Although the handful of cases the SEC has filed so far appear to have been straightforward – a “layup” for the agency – it’s likely that enforcement will broaden out, said Dave Shargel, a partner at law firm Bracewell.

“There’s a good chance that enforcement actions will eventually move away from the black and white and into the gray areas, which raises questions about what does it mean to be using AI,” Shargel said. “There’s not singular definition of what AI is, and that can make it difficult for companies to describe it. And AI can be difficult to enforce.”

While many companies in different industries likely face risks around AI washing, the obvious way to address it is “don’t say you’re using AI when you’re just not,” Shargel said.

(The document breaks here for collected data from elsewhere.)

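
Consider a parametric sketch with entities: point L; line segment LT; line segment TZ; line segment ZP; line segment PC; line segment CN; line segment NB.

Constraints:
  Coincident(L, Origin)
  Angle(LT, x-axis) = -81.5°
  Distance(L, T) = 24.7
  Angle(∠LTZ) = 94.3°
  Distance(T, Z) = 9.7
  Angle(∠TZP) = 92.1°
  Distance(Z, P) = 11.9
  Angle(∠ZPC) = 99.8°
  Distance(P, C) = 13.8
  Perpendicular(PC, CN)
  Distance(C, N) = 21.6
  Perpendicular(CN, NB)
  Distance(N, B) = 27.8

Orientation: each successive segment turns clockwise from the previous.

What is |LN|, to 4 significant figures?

31.60

L is at the origin; LT runs at -81.5° with length 24.7, so T = (3.651, -24.43). ∠LTZ = 94.3° gives TZ at -167.2° from the x-axis; with |TZ| = 9.7, Z = (-5.808, -26.58). ∠TZP = 92.1° gives ZP at 104.9° from the x-axis; with |ZP| = 11.9, P = (-8.868, -15.08). ∠ZPC = 99.8° gives PC at 24.70° from the x-axis; with |PC| = 13.8, C = (3.669, -9.311). PC is perpendicular to CN, so CN runs at -65.30°; with |CN| = 21.6, N = (12.70, -28.94). Then |LN| = |N − L| = 31.60.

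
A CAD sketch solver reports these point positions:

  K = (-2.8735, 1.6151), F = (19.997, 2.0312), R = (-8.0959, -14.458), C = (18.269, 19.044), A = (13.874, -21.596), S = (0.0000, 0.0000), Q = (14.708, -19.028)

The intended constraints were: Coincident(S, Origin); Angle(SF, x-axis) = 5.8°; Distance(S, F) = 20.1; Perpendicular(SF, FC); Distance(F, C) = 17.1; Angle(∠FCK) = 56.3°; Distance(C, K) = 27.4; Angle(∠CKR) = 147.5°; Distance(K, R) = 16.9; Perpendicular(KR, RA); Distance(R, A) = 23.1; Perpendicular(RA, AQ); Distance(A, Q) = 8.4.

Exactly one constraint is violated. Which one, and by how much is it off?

Distance(A, Q) = 8.4 — off by 5.70.

S = (0.00, 0.00) ✓; SF at 5.800° ✓; |SF| = 20.10 ✓; ∠(SF, FC) = 90.00° ✓; |FC| = 17.10 ✓; ∠FCK = 56.30° ✓; |CK| = 27.40 ✓; ∠CKR = 147.5° ✓; |KR| = 16.90 ✓; ∠(KR, RA) = 90.00° ✓; |RA| = 23.10 ✓; ∠(RA, AQ) = 90.01° ✓; |AQ| = 2.700 ✗.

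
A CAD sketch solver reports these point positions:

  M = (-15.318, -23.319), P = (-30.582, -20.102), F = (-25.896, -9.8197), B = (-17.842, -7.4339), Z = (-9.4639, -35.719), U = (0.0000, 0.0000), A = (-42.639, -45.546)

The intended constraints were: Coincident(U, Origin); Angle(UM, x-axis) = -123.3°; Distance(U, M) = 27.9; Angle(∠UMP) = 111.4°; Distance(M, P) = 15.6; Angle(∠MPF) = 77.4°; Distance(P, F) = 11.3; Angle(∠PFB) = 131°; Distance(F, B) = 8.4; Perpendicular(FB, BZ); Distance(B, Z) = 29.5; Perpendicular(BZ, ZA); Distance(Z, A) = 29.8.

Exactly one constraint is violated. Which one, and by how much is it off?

Distance(Z, A) = 29.8 — off by 4.80.

U = (0.00, 0.00) ✓; UM at -123.3° ✓; |UM| = 27.90 ✓; ∠UMP = 111.4° ✓; |MP| = 15.60 ✓; ∠MPF = 77.40° ✓; |PF| = 11.30 ✓; ∠PFB = 131.0° ✓; |FB| = 8.400 ✓; ∠(FB, BZ) = 90.00° ✓; |BZ| = 29.50 ✓; ∠(BZ, ZA) = 90.00° ✓; |ZA| = 34.60 ✗.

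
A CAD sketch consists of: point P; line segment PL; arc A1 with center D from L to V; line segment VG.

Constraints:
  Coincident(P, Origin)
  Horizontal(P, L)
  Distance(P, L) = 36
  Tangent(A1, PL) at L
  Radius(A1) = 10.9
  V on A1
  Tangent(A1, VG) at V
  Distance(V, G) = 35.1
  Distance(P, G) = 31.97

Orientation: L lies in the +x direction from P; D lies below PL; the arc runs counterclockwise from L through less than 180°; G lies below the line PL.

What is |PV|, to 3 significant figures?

27.8

P is at the origin; P and L share the same y with |PL| = 36.0 and L on the +x side, so L = (36.0, 0.00). Tangency of A1 to PL means the radius DL is perpendicular to PL, so D = L + (0, -10.9) = (36.0, -10.9). Since DV ⟂ VG (tangency), |DG| = √(10.9² + 35.1²) = 36.8 regardless of where V sits on A1. So G lies on both circle(P, 31.97) and circle(D, 36.8); the below-PL intersection is G = (5.55, -31.5). V is the foot of the tangent from G: V = (27.5, -4.09).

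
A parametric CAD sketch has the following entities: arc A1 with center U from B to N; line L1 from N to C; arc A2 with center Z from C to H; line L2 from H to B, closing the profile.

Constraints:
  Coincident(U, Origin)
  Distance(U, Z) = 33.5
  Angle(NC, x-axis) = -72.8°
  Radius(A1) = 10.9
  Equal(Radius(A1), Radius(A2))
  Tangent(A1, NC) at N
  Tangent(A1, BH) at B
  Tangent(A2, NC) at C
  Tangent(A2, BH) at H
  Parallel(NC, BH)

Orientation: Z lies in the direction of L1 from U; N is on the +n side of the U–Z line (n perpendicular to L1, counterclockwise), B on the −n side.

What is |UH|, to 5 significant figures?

35.229

The slot axis is L1's direction at -72.8°, so u = (cos -72.8°, sin -72.8°) = (0.29571, -0.95528) and n = (−sin -72.8°, cos -72.8°) = (0.95528, 0.29571). U is at the origin and Z lies 33.5 along u from U, so Z = 33.5·u = (9.9062, -32.002). Tangency of A1 to both parallel lines with radius 10.9 puts N and B at U ± 10.9·n: N = (10.413, 3.2232), B = (-10.413, -3.2232). Equal radii place C and H the same way about Z: C = Z + 10.9·n = (20.319, -28.779), H = Z − 10.9·n = (-0.50631, -35.225). Then |UH| = |H − U| = 35.229.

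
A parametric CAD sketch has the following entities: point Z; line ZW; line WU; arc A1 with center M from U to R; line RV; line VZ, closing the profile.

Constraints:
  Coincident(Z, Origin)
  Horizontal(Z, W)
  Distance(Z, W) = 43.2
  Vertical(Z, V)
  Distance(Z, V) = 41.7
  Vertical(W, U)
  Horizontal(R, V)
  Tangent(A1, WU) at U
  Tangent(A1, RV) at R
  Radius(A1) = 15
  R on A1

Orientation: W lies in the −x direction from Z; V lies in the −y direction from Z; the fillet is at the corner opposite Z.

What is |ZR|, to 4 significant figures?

50.34

Z is at the origin; ZW is horizontal with |ZW| = 43.2 and W on the −x side, so W = (-43.20, 0.000). Z and V share the same x with |ZV| = 41.7 and V on the −y side, so V = (0.000, -41.70). The virtual corner opposite Z is at (-43.20, -41.70). A1 meets WU tangentially, so MU is at right angles to WU and A1 meets RV tangentially, so MR is at right angles to RV, with radius 15.0, so the center M sits 15.0 in from both sides at M = (-28.20, -26.70). That places the tangent points at U = (-43.20, -26.70) on WU and R = (-28.20, -41.70) on RV. Then |ZR| = |R − Z| = 50.34.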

RIAs and broker-dealers should also be thoughtful in how they vet third-party AI providers whose services they plan to use, having a good understanding not only of what products are and can do but what they are not and cannot do, he said.

For context, observers should consider the enforcement the SEC has done around environmental, social, and governance claims – an area where the financial services industry has become extra careful when describing in public statements, he noted.

“This is just another indication that this [AI washing] is going to be part of the enforcement trend for the foreseeable future.”